L’ampleur du consensus droite/PS se révèle sur l’Europe où se manifeste la loyauté de la social-démocratie envers le capital. Dans le même temps, le rejet de l’UE grandit dans chaque pays et notamment en France. S’il y a bien une question sur laquelle les communistes doivent être à l’offensive, c’est bien celle-là en poursuivant l’engagement historique du PCF contre l’Europe supranationale du capital. Tout au contraire, le Front de gauche, suivant le Parti de la gauche européenne, entame un travail de re-légitimation de l’intégration européenne, de l’UE, de l’euro, au nom du leurre de l’Europe sociale que porte aussi le PS. Ainsi, en centrant ses attaques sur le « Pacte pour l’euro » (et non sur « l’euro pour le Pacte » voir nos précédentes analyses), le Front de gauche réussit à remettre le PS et la Confédération européenne des syndicats, promoteurs zélés du Traité de Lisbonne, dans le « bon camp ». Aberrant !

Tous les communistes sont en train de découvrir que le choix du Front de gauche, décidé par la direction du PCF, implique nécessairement le soutien à la candidature de Mélenchon à la présidentielle. Le tour est joué, voilà le PCF aligné derrière un socialiste, un Mitterrandien, un Maastrichien. Les rodomontades de Mélenchon, sa soudaine admiration pour Georges Marchais, ne sauraient tromper. Elles relèvent du « réformisme radical ». Là où Aubry dit « manifestation dans les urnes », Mélenchon crie « révolution dans les urnes » !

Dans la période, le PCF pourrait et devrait être à l’initiative de grandes luttes à contre-courant de la focalisation de la vie politique sur la présidentielle. Ce ne serait d’ailleurs pas la plus mauvaise façon de préparer les législatives de 2012.

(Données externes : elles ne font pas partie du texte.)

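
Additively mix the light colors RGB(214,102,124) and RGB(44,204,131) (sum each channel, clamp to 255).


Additive: each channel = min(255, C₁+C₂)
R: 214+44 = 258 → 255
G: 102+204 = 306 → 255
B: 124+131 = 255 → 255
= RGB(255, 255, 255)


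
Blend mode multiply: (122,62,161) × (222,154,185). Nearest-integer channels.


Multiply: C = A×B/255, rounded to nearest integer
R: 122×222/255 = 27084/255 ≈ 106.212 → 106
G: 62×154/255 = 9548/255 ≈ 37.443 → 37
B: 161×185/255 = 29785/255 ≈ 116.804 → 117
= RGB(106, 37, 117)


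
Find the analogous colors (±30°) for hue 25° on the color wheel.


Base hue: 25°
Left analog: (25 - 30) mod 360 = 355°
Right analog: (25 + 30) mod 360 = 55°
Analogous hues = 355° and 55°


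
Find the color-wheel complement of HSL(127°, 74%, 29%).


Complement = opposite side of color wheel = hue + 180°
H' = (127 + 180) mod 360 = 307°
S and L unchanged.
= HSL(307°, 74%, 29%)


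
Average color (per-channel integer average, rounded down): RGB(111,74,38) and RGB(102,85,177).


Midpoint: each channel = ⌊(C₁+C₂)/2⌋
R: ⌊(111+102)/2⌋ = 106
G: ⌊(74+85)/2⌋ = 79
B: ⌊(38+177)/2⌋ = 107
= RGB(106, 79, 107)


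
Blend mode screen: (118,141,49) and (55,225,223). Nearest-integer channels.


Screen: C = 255 - (255-A)×(255-B)/255, rounded to nearest integer
R: 255 - (255-118)×(255-55)/255 = 255 - 27400/255 ≈ 255 - 107.451 = 147.549 → 148
G: 255 - (255-141)×(255-225)/255 = 255 - 3420/255 ≈ 255 - 13.412 = 241.588 → 242
B: 255 - (255-49)×(255-223)/255 = 255 - 6592/255 ≈ 255 - 25.851 = 229.149 → 229
= RGB(148, 242, 229)


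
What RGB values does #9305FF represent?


93 → 147 (R)
05 → 5 (G)
FF → 255 (B)
= RGB(147, 5, 255)


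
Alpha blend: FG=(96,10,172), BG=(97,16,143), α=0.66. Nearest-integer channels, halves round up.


C = α×F + (1-α)×B, with 1-α = 0.34
R: 0.66×96 + 0.34×97 = 63.36 + 32.98 = 96.34 → 96
G: 0.66×10 + 0.34×16 = 6.60 + 5.44 = 12.04 → 12
B: 0.66×172 + 0.34×143 = 113.52 + 48.62 = 162.14 → 162
= RGB(96, 12, 162)


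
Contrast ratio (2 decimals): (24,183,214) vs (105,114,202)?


Linearize each sRGB channel c=v/255: c/12.92 if c ≤ 0.04045 else ((c+0.055)/1.055)^2.4
L = 0.2126×R_lin + 0.7152×G_lin + 0.0722×B_lin
Color 1 (24,183,214):
  R=24: 24/255≈0.0941 > 0.04045 → ((0.0941+0.055)/1.055)^2.4 ≈ 0.00913
  G=183: 183/255≈0.7176 > 0.04045 → ((0.7176+0.055)/1.055)^2.4 ≈ 0.47353
  B=214: 214/255≈0.8392 > 0.04045 → ((0.8392+0.055)/1.055)^2.4 ≈ 0.67244
  L1 = 0.2126×0.00913 + 0.7152×0.47353 + 0.0722×0.67244 ≈ 0.38916
Color 2 (105,114,202):
  R=105: 105/255≈0.4118 > 0.04045 → ((0.4118+0.055)/1.055)^2.4 ≈ 0.14126
  G=114: 114/255≈0.4471 > 0.04045 → ((0.4471+0.055)/1.055)^2.4 ≈ 0.16827
  B=202: 202/255≈0.7922 > 0.04045 → ((0.7922+0.055)/1.055)^2.4 ≈ 0.59062
  L2 = 0.2126×0.14126 + 0.7152×0.16827 + 0.0722×0.59062 ≈ 0.19302
Lighter = 0.38916, Darker = 0.19302
Ratio = (L_lighter + 0.05) / (L_darker + 0.05)
Ratio = (0.38916 + 0.05) / (0.19302 + 0.05) = 0.43916 / 0.24302 ≈ 1.8071
Ratio ≈ 1.81:1


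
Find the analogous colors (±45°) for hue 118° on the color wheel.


Base hue: 118°
Left analog: (118 - 45) mod 360 = 73°
Right analog: (118 + 45) mod 360 = 163°
Analogous hues = 73° and 163°


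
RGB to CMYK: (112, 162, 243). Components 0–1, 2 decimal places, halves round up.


R'=112/255≈0.4392, G'=162/255≈0.6353, B'=243/255≈0.9529
K = 1 - max(R',G',B') = 1 - 243/255 = 12/255 = 0.04705… → 0.05
(1-R'-K)/(1-K) simplifies to (max-R)/max with max = 243:
C = (243-112)/243 = 131/243 = 0.53909… → 0.54
M = (243-162)/243 = 81/243 = 0.33333… → 0.33
Y = (243-243)/243 = 0/243 = 0 → 0.00
= CMYK(0.54, 0.33, 0.00, 0.05)


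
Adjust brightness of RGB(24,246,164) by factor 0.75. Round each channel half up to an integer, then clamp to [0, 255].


Multiply each channel by 0.75, round half up, clamp to [0, 255]
R: 24×0.75 = 18
G: 246×0.75 = 184.5 → round → 185
B: 164×0.75 = 123
= RGB(18, 185, 123)


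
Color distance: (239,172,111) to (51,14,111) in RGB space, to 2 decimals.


d = √[(R₁-R₂)² + (G₁-G₂)² + (B₁-B₂)²]
d = √[(239-51)² + (172-14)² + (111-111)²]
d = √[35344 + 24964 + 0]
d = √60308
d ≈ 245.58


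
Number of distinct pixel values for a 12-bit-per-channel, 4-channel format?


Total bits = 12 bits/channel × 4 channels = 48 bits
Distinct pixel values = 2^48
= 281,474,976,710,656 pixel values


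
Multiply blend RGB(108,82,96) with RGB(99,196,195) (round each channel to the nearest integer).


Multiply: C = A×B/255, rounded to nearest integer
R: 108×99/255 = 10692/255 ≈ 41.929 → 42
G: 82×196/255 = 16072/255 ≈ 63.027 → 63
B: 96×195/255 = 18720/255 ≈ 73.412 → 73
= RGB(42, 63, 73)


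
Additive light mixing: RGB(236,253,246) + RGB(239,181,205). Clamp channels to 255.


Additive: each channel = min(255, C₁+C₂)
R: 236+239 = 475 → 255
G: 253+181 = 434 → 255
B: 246+205 = 451 → 255
= RGB(255, 255, 255)


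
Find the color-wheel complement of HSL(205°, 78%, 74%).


Complement = opposite side of color wheel = hue + 180°
H' = (205 + 180) mod 360 = 25°
S and L unchanged.
= HSL(25°, 78%, 74%)


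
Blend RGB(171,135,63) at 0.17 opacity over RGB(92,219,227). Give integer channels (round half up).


C = α×F + (1-α)×B, with 1-α = 0.83
R: 0.17×171 + 0.83×92 = 29.07 + 76.36 = 105.43 → 105
G: 0.17×135 + 0.83×219 = 22.95 + 181.77 = 204.72 → 205
B: 0.17×63 + 0.83×227 = 10.71 + 188.41 = 199.12 → 199
= RGB(105, 205, 199)


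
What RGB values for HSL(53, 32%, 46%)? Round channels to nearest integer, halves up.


H=53°, S=0.32, L=0.46
C = (1-|2L-1|)×S = (1-|-0.08|)×0.32 = 0.2944
H' = H/60 = 53/60 ≈ 0.8833; X = C×(1-|H' mod 2 - 1|) ≈ 0.2601
m = L - C/2 = 0.46 - 0.1472 = 0.3128
Sector ⌊H'⌋ = 0 → (R',G',B') = (0.2944, ≈0.2601, 0.0)
RGB = ((R'+m)×255, (G'+m)×255, (B'+m)×255) = (154.836, 146.0776, 79.764)
Round half up → RGB(155, 146, 80)


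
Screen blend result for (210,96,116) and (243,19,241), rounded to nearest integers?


Screen: C = 255 - (255-A)×(255-B)/255, rounded to nearest integer
R: 255 - (255-210)×(255-243)/255 = 255 - 540/255 ≈ 255 - 2.118 = 252.882 → 253
G: 255 - (255-96)×(255-19)/255 = 255 - 37524/255 ≈ 255 - 147.153 = 107.847 → 108
B: 255 - (255-116)×(255-241)/255 = 255 - 1946/255 ≈ 255 - 7.631 = 247.369 → 247
= RGB(253, 108, 247)


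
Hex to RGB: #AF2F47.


AF → 175 (R)
2F → 47 (G)
47 → 71 (B)
= RGB(175, 47, 71)


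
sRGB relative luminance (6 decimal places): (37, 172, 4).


Linearize each channel (sRGB transfer function): c = v/255; c_lin = c/12.92 if c ≤ 0.04045, else ((c+0.055)/1.055)^2.4
  R: 37/255 ≈ 0.145098 > 0.04045 → ((0.145098+0.055)/1.055)^2.4 ≈ 0.018500
  G: 172/255 ≈ 0.674510 > 0.04045 → ((0.674510+0.055)/1.055)^2.4 ≈ 0.412543
  B: 4/255 ≈ 0.015686 ≤ 0.04045 → 0.015686/12.92 ≈ 0.001214
R_lin = 0.018500, G_lin = 0.412543, B_lin = 0.001214
L = 0.2126×R + 0.7152×G + 0.0722×B
L = 0.2126×0.018500 + 0.7152×0.412543 + 0.0722×0.001214
L ≈ 0.299071


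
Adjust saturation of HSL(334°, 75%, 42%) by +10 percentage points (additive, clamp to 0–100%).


Original S = 75%
Adjustment = +10 percentage points
New S = 75 + (10) = 85
Clamp to [0, 100] → 85
= HSL(334°, 85%, 42%)


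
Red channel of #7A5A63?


Color: #7A5A63
R = 7A = 122
G = 5A = 90
B = 63 = 99
Red = 122


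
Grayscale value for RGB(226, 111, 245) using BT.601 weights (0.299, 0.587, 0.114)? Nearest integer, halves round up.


Gray = 0.299×R + 0.587×G + 0.114×B
Gray = 0.299×226 + 0.587×111 + 0.114×245
Gray = 67.574 + 65.157 + 27.930
Gray = 160.661 → round half up → 161
Gray = 161


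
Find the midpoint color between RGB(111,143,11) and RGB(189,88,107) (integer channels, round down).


Midpoint: each channel = ⌊(C₁+C₂)/2⌋
R: ⌊(111+189)/2⌋ = 150
G: ⌊(143+88)/2⌋ = 115
B: ⌊(11+107)/2⌋ = 59
= RGB(150, 115, 59)


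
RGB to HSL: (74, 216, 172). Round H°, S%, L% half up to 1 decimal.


Normalize: R'=74/255≈0.2902, G'=216/255≈0.8471, B'=172/255≈0.6745
Max=216/255, Min=74/255, Δ=Max-Min=142/255
L = (Max+Min)/2 = (216+74)/510 = 290/510 = 0.56862… → L = 56.9%
L > 0.5 → S = Δ/(2-Max-Min) = 142/(510-216-74) = 142/220 = 0.64545… → S = 64.5%
(the 1/255 factors cancel in S and H, so raw channel differences can be used)
Max is G' → H = 60 × ((B-R)/Δ + 2) = 60 × ((172-74)/142 + 2)
  98/142 + 2 = 0.6901… + 2 = 2.6901…
  H = 60 × 2.6901… = 161.408…° → H = 161.4°
= HSL(161.4°, 64.5%, 56.9%)


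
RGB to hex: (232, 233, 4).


R = 232 → E8 (hex)
G = 233 → E9 (hex)
B = 4 → 04 (hex)
Hex = #E8E904


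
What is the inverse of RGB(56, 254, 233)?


Invert: (255-R, 255-G, 255-B)
R: 255-56 = 199
G: 255-254 = 1
B: 255-233 = 22
= RGB(199, 1, 22)


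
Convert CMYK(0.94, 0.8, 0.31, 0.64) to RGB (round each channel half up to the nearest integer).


R = 255 × (1-C) × (1-K) = 255 × 0.06 × 0.36 = 5.508 → 6
G = 255 × (1-M) × (1-K) = 255 × 0.20 × 0.36 = 18.36 → 18
B = 255 × (1-Y) × (1-K) = 255 × 0.69 × 0.36 = 63.342 → 63
= RGB(6, 18, 63)


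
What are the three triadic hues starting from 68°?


Triadic: equally spaced at 120° intervals
H1 = 68°
H2 = (68 + 120) mod 360 = 188°
H3 = (68 + 240) mod 360 = 308°
Triadic = 68°, 188°, 308°


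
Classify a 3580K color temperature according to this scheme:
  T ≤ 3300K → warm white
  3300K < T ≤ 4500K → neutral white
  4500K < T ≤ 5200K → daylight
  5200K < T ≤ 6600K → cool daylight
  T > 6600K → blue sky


Temperature: 3580K
3300K < 3580K ≤ 4500K → neutral white
Classification: neutral white


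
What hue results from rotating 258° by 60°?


New hue = (H + rotation) mod 360
New hue = (258 + 60) mod 360
= 318 mod 360
= 318°


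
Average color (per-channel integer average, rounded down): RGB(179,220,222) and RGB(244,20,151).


Midpoint: each channel = ⌊(C₁+C₂)/2⌋
R: ⌊(179+244)/2⌋ = 211
G: ⌊(220+20)/2⌋ = 120
B: ⌊(222+151)/2⌋ = 186
= RGB(211, 120, 186)


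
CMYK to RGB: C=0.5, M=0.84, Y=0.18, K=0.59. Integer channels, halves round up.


R = 255 × (1-C) × (1-K) = 255 × 0.50 × 0.41 = 52.275 → 52
G = 255 × (1-M) × (1-K) = 255 × 0.16 × 0.41 = 16.728 → 17
B = 255 × (1-Y) × (1-K) = 255 × 0.82 × 0.41 = 85.731 → 86
= RGB(52, 17, 86)


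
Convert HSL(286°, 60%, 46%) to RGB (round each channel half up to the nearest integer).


H=286°, S=0.60, L=0.46
C = (1-|2L-1|)×S = (1-|-0.08|)×0.60 = 0.552
H' = H/60 = 286/60 ≈ 4.7667; X = C×(1-|H' mod 2 - 1|) = 0.4232
m = L - C/2 = 0.46 - 0.276 = 0.184
Sector ⌊H'⌋ = 4 → (R',G',B') = (0.4232, 0.0, 0.552)
RGB = ((R'+m)×255, (G'+m)×255, (B'+m)×255) = (154.836, 46.92, 187.68)
Round half up → RGB(155, 47, 188)


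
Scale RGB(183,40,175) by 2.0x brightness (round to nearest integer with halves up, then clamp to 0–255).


Multiply each channel by 2.0, round half up, clamp to [0, 255]
R: 183×2.0 = 366 → clamp → 255
G: 40×2.0 = 80
B: 175×2.0 = 350 → clamp → 255
= RGB(255, 80, 255)


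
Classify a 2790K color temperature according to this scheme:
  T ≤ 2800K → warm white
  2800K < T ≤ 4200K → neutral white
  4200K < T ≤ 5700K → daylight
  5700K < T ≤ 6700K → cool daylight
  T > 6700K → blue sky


Temperature: 2790K
2790K ≤ 2800K → warm white
Classification: warm white


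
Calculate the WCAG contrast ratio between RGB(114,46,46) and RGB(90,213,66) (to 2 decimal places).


Linearize each sRGB channel c=v/255: c/12.92 if c ≤ 0.04045 else ((c+0.055)/1.055)^2.4
L = 0.2126×R_lin + 0.7152×G_lin + 0.0722×B_lin
Color 1 (114,46,46):
  R=114: 114/255≈0.4471 > 0.04045 → ((0.4471+0.055)/1.055)^2.4 ≈ 0.16827
  G=46: 46/255≈0.1804 > 0.04045 → ((0.1804+0.055)/1.055)^2.4 ≈ 0.02732
  B=46: 46/255≈0.1804 > 0.04045 → ((0.1804+0.055)/1.055)^2.4 ≈ 0.02732
  L1 = 0.2126×0.16827 + 0.7152×0.02732 + 0.0722×0.02732 ≈ 0.05729
Color 2 (90,213,66):
  R=90: 90/255≈0.3529 > 0.04045 → ((0.3529+0.055)/1.055)^2.4 ≈ 0.10224
  G=213: 213/255≈0.8353 > 0.04045 → ((0.8353+0.055)/1.055)^2.4 ≈ 0.66539
  B=66: 66/255≈0.2588 > 0.04045 → ((0.2588+0.055)/1.055)^2.4 ≈ 0.05448
  L2 = 0.2126×0.10224 + 0.7152×0.66539 + 0.0722×0.05448 ≈ 0.50156
Lighter = 0.50156, Darker = 0.05729
Ratio = (L_lighter + 0.05) / (L_darker + 0.05)
Ratio = (0.50156 + 0.05) / (0.05729 + 0.05) = 0.55156 / 0.10729 ≈ 5.1410
Ratio ≈ 5.14:1


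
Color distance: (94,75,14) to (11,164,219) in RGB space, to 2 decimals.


d = √[(R₁-R₂)² + (G₁-G₂)² + (B₁-B₂)²]
d = √[(94-11)² + (75-164)² + (14-219)²]
d = √[6889 + 7921 + 42025]
d = √56835
d ≈ 238.40


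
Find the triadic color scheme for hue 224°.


Triadic: equally spaced at 120° intervals
H1 = 224°
H2 = (224 + 120) mod 360 = 344°
H3 = (224 + 240) mod 360 = 104°
Triadic = 224°, 344°, 104°


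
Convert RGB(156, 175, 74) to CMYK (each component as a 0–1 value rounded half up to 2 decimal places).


R'=156/255≈0.6118, G'=175/255≈0.6863, B'=74/255≈0.2902
K = 1 - max(R',G',B') = 1 - 175/255 = 80/255 = 0.31372… → 0.31
(1-R'-K)/(1-K) simplifies to (max-R)/max with max = 175:
C = (175-156)/175 = 19/175 = 0.10857… → 0.11
M = (175-175)/175 = 0/175 = 0 → 0.00
Y = (175-74)/175 = 101/175 = 0.57714… → 0.58
= CMYK(0.11, 0.00, 0.58, 0.31)


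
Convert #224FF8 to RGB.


22 → 34 (R)
4F → 79 (G)
F8 → 248 (B)
= RGB(34, 79, 248)


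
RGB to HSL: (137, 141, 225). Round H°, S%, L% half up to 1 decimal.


Normalize: R'=137/255≈0.5373, G'=141/255≈0.5529, B'=225/255≈0.8824
Max=225/255, Min=137/255, Δ=Max-Min=88/255
L = (Max+Min)/2 = (225+137)/510 = 362/510 = 0.70980… → L = 71.0%
L > 0.5 → S = Δ/(2-Max-Min) = 88/(510-225-137) = 88/148 = 0.59459… → S = 59.5%
(the 1/255 factors cancel in S and H, so raw channel differences can be used)
Max is B' → H = 60 × ((R-G)/Δ + 4) = 60 × ((137-141)/88 + 4)
  -4/88 + 4 = -0.0454… + 4 = 3.9545…
  H = 60 × 3.9545… = 237.272…° → H = 237.3°
= HSL(237.3°, 59.5%, 71.0%)


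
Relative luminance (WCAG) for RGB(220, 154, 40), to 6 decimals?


Linearize each channel (sRGB transfer function): c = v/255; c_lin = c/12.92 if c ≤ 0.04045, else ((c+0.055)/1.055)^2.4
  R: 220/255 ≈ 0.862745 > 0.04045 → ((0.862745+0.055)/1.055)^2.4 ≈ 0.715694
  G: 154/255 ≈ 0.603922 > 0.04045 → ((0.603922+0.055)/1.055)^2.4 ≈ 0.323143
  B: 40/255 ≈ 0.156863 > 0.04045 → ((0.156863+0.055)/1.055)^2.4 ≈ 0.021219
R_lin = 0.715694, G_lin = 0.323143, B_lin = 0.021219
L = 0.2126×R + 0.7152×G + 0.0722×B
L = 0.2126×0.715694 + 0.7152×0.323143 + 0.0722×0.021219
L ≈ 0.384800


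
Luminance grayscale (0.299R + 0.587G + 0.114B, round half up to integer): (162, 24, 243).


Gray = 0.299×R + 0.587×G + 0.114×B
Gray = 0.299×162 + 0.587×24 + 0.114×243
Gray = 48.438 + 14.088 + 27.702
Gray = 90.228 → round half up → 90
Gray = 90


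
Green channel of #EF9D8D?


Color: #EF9D8D
R = EF = 239
G = 9D = 157
B = 8D = 141
Green = 157


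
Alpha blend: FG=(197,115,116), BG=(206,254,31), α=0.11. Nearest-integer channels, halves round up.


C = α×F + (1-α)×B, with 1-α = 0.89
R: 0.11×197 + 0.89×206 = 21.67 + 183.34 = 205.01 → 205
G: 0.11×115 + 0.89×254 = 12.65 + 226.06 = 238.71 → 239
B: 0.11×116 + 0.89×31 = 12.76 + 27.59 = 40.35 → 40
= RGB(205, 239, 40)


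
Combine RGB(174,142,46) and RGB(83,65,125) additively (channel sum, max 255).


Additive: each channel = min(255, C₁+C₂)
R: 174+83 = 257 → 255
G: 142+65 = 207 → 207
B: 46+125 = 171 → 171
= RGB(255, 207, 171)


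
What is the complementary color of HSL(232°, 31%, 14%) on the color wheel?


Complement = opposite side of color wheel = hue + 180°
H' = (232 + 180) mod 360 = 52°
S and L unchanged.
= HSL(52°, 31%, 14%)


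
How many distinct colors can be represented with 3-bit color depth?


Colors = 2^bits = 2^3
= 8 colors


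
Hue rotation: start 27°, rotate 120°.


New hue = (H + rotation) mod 360
New hue = (27 + 120) mod 360
= 147 mod 360
= 147°


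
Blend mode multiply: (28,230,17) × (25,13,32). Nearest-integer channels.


Multiply: C = A×B/255, rounded to nearest integer
R: 28×25/255 = 700/255 ≈ 2.745 → 3
G: 230×13/255 = 2990/255 ≈ 11.725 → 12
B: 17×32/255 = 544/255 ≈ 2.133 → 2
= RGB(3, 12, 2)


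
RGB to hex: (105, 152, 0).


R = 105 → 69 (hex)
G = 152 → 98 (hex)
B = 0 → 00 (hex)
Hex = #699800


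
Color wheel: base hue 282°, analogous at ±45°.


Base hue: 282°
Left analog: (282 - 45) mod 360 = 237°
Right analog: (282 + 45) mod 360 = 327°
Analogous hues = 237° and 327°


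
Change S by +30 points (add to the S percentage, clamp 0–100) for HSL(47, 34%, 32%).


Original S = 34%
Adjustment = +30 percentage points
New S = 34 + (30) = 64
Clamp to [0, 100] → 64
= HSL(47°, 64%, 32%)


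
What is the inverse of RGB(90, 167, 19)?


Invert: (255-R, 255-G, 255-B)
R: 255-90 = 165
G: 255-167 = 88
B: 255-19 = 236
= RGB(165, 88, 236)


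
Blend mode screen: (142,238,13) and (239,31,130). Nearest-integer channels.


Screen: C = 255 - (255-A)×(255-B)/255, rounded to nearest integer
R: 255 - (255-142)×(255-239)/255 = 255 - 1808/255 ≈ 255 - 7.090 = 247.910 → 248
G: 255 - (255-238)×(255-31)/255 = 255 - 3808/255 ≈ 255 - 14.933 = 240.067 → 240
B: 255 - (255-13)×(255-130)/255 = 255 - 30250/255 ≈ 255 - 118.627 = 136.373 → 136
= RGB(248, 240, 136)


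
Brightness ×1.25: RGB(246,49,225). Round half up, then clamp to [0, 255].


Multiply each channel by 1.25, round half up, clamp to [0, 255]
R: 246×1.25 = 307.5 → round → 308 → clamp → 255
G: 49×1.25 = 61.25 → round → 61
B: 225×1.25 = 281.25 → round → 281 → clamp → 255
= RGB(255, 61, 255)


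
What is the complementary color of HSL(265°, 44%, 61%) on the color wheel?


Complement = opposite side of color wheel = hue + 180°
H' = (265 + 180) mod 360 = 85°
S and L unchanged.
= HSL(85°, 44%, 61%)


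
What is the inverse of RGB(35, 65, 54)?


Invert: (255-R, 255-G, 255-B)
R: 255-35 = 220
G: 255-65 = 190
B: 255-54 = 201
= RGB(220, 190, 201)


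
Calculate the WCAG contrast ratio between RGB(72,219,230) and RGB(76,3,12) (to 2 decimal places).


Linearize each sRGB channel c=v/255: c/12.92 if c ≤ 0.04045 else ((c+0.055)/1.055)^2.4
L = 0.2126×R_lin + 0.7152×G_lin + 0.0722×B_lin
Color 1 (72,219,230):
  R=72: 72/255≈0.2824 > 0.04045 → ((0.2824+0.055)/1.055)^2.4 ≈ 0.06480
  G=219: 219/255≈0.8588 > 0.04045 → ((0.8588+0.055)/1.055)^2.4 ≈ 0.70838
  B=230: 230/255≈0.9020 > 0.04045 → ((0.9020+0.055)/1.055)^2.4 ≈ 0.79130
  L1 = 0.2126×0.06480 + 0.7152×0.70838 + 0.0722×0.79130 ≈ 0.57754
Color 2 (76,3,12):
  R=76: 76/255≈0.2980 > 0.04045 → ((0.2980+0.055)/1.055)^2.4 ≈ 0.07227
  G=3: 3/255≈0.0118 ≤ 0.04045 → 0.0118/12.92 ≈ 0.00091
  B=12: 12/255≈0.0471 > 0.04045 → ((0.0471+0.055)/1.055)^2.4 ≈ 0.00368
  L2 = 0.2126×0.07227 + 0.7152×0.00091 + 0.0722×0.00368 ≈ 0.01628
Lighter = 0.57754, Darker = 0.01628
Ratio = (L_lighter + 0.05) / (L_darker + 0.05)
Ratio = (0.57754 + 0.05) / (0.01628 + 0.05) = 0.62754 / 0.06628 ≈ 9.4678
Ratio ≈ 9.47:1


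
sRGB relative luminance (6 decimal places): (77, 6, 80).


Linearize each channel (sRGB transfer function): c = v/255; c_lin = c/12.92 if c ≤ 0.04045, else ((c+0.055)/1.055)^2.4
  R: 77/255 ≈ 0.301961 > 0.04045 → ((0.301961+0.055)/1.055)^2.4 ≈ 0.074214
  G: 6/255 ≈ 0.023529 ≤ 0.04045 → 0.023529/12.92 ≈ 0.001821
  B: 80/255 ≈ 0.313725 > 0.04045 → ((0.313725+0.055)/1.055)^2.4 ≈ 0.080220
R_lin = 0.074214, G_lin = 0.001821, B_lin = 0.080220
L = 0.2126×R + 0.7152×G + 0.0722×B
L = 0.2126×0.074214 + 0.7152×0.001821 + 0.0722×0.080220
L ≈ 0.022872


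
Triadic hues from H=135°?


Triadic: equally spaced at 120° intervals
H1 = 135°
H2 = (135 + 120) mod 360 = 255°
H3 = (135 + 240) mod 360 = 15°
Triadic = 135°, 255°, 15°


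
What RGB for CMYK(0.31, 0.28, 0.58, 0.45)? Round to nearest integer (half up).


R = 255 × (1-C) × (1-K) = 255 × 0.69 × 0.55 = 96.7725 → 97
G = 255 × (1-M) × (1-K) = 255 × 0.72 × 0.55 = 100.98 → 101
B = 255 × (1-Y) × (1-K) = 255 × 0.42 × 0.55 = 58.905 → 59
= RGB(97, 101, 59)


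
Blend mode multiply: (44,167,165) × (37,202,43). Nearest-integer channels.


Multiply: C = A×B/255, rounded to nearest integer
R: 44×37/255 = 1628/255 ≈ 6.384 → 6
G: 167×202/255 = 33734/255 ≈ 132.290 → 132
B: 165×43/255 = 7095/255 ≈ 27.824 → 28
= RGB(6, 132, 28)


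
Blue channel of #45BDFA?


Color: #45BDFA
R = 45 = 69
G = BD = 189
B = FA = 250
Blue = 250


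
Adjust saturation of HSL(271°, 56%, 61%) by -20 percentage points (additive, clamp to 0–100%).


Original S = 56%
Adjustment = -20 percentage points
New S = 56 + (-20) = 36
Clamp to [0, 100] → 36
= HSL(271°, 36%, 61%)


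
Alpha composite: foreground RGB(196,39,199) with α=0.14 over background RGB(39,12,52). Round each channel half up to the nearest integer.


C = α×F + (1-α)×B, with 1-α = 0.86
R: 0.14×196 + 0.86×39 = 27.44 + 33.54 = 60.98 → 61
G: 0.14×39 + 0.86×12 = 5.46 + 10.32 = 15.78 → 16
B: 0.14×199 + 0.86×52 = 27.86 + 44.72 = 72.58 → 73
= RGB(61, 16, 73)


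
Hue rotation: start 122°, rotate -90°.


New hue = (H + rotation) mod 360
New hue = (122 -90) mod 360
= 32 mod 360
= 32°


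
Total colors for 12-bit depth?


Colors = 2^bits = 2^12
= 4,096 colors


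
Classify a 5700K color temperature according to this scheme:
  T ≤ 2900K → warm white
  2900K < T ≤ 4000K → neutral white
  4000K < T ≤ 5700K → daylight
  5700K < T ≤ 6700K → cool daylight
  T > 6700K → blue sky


Temperature: 5700K
4000K < 5700K ≤ 5700K → daylight
Classification: daylight


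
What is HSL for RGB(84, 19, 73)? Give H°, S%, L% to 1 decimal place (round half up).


Normalize: R'=84/255≈0.3294, G'=19/255≈0.0745, B'=73/255≈0.2863
Max=84/255, Min=19/255, Δ=Max-Min=65/255
L = (Max+Min)/2 = (84+19)/510 = 103/510 = 0.20196… → L = 20.2%
L ≤ 0.5 → S = Δ/(Max+Min) = 65/(84+19) = 65/103 = 0.63106… → S = 63.1%
(the 1/255 factors cancel in S and H, so raw channel differences can be used)
Max is R' → H = 60 × (((G-B)/Δ) mod 6) = 60 × (((19-73)/65) mod 6)
  (-54)/65 = -0.8307…; negative, so add 6 → 5.1692…
  H = 60 × 5.1692… = 310.153…° → H = 310.2°
= HSL(310.2°, 63.1%, 20.2%)


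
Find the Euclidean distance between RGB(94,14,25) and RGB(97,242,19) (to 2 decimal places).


d = √[(R₁-R₂)² + (G₁-G₂)² + (B₁-B₂)²]
d = √[(94-97)² + (14-242)² + (25-19)²]
d = √[9 + 51984 + 36]
d = √52029
d ≈ 228.10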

Partout où la campagne de pétition est menée pour l’annulation des hausses du gaz et de l’électricité, elle rencontre un grand succès et le lien est facilement fait avec l’exigence de renationalisation intégrale d’EDF et de GDF, de reconquête des monopoles publics (il ne s’agit pas de se contenter de demander l’extension des tarifs sociaux !). Pour l’hôpital, les retraites, l’ensemble de la Sécurité sociale, alors que la loi Bachelot commence à sévir dans la pratique et que la loi Woerth doit commencer à s’appliquer au 1er juillet, une grande bataille est possible faisant le lien avec la défense du financement solidaire par la cotisation sociale. Idem pour l’école, la défense du statut de la fonction publique. Les luttes se multiplient pour les salaires. Elles pourraient converger dans un mouvement pour la hausse du SMIC à 1600 euros net, la reconnaissance des qualifications et le rétablissement d’une échelle mobile des salaires.

C’est sur tout cela, ignoré quasiment complètement des dernières réunions du CN, que le PCF devrait s’activer.

Les communistes doivent saisir la gravité de la situation du PCF. Elle est à la mesure de la gravité de la situation politique. Ce n’est pas un hasard si la direction du PCF les écarte de toutes les décisions, ne leur apporte même pas les éléments d’information.

Le Front de gauche, c’est la tentative de constitution d’une nouvelle formation social-démocrate « de gauche », occupant l’espace que le PS, par exemple avec DSK, ne peut plus entièrement tenir à lui seul. Le système a besoin d’un meilleur rabatteur à gauche que le NPA, plus influent aussi sur le monde syndical. Le Front de gauche, c’est l’effacement du PCF, sa « métamorphose » recherchée depuis tant d’années par les principaux dirigeants actuels du Parti mais refusée par les communistes.

Aujourd’hui plus que jamais, il est nécessaire d’aller sur le fond des positions politiques et des axes stratégiques. Notre but ne peut pas être de maintenir, une plus ou moins vague et trompeuse, référence communiste dans le Front de gauche.

Notre obligation aujourd’hui est de défendre, de faire vivre et de renforcer le PCF sur des bases de classe. C’est dans cet objectif, dans le cadre de la consultation truquée organisée par la direction du PCF, qu’a été proposée collectivement la candidature d’Emmanuel Dang Tran. Cette initiative est de la plus haute importance pour l’avenir de notre Parti.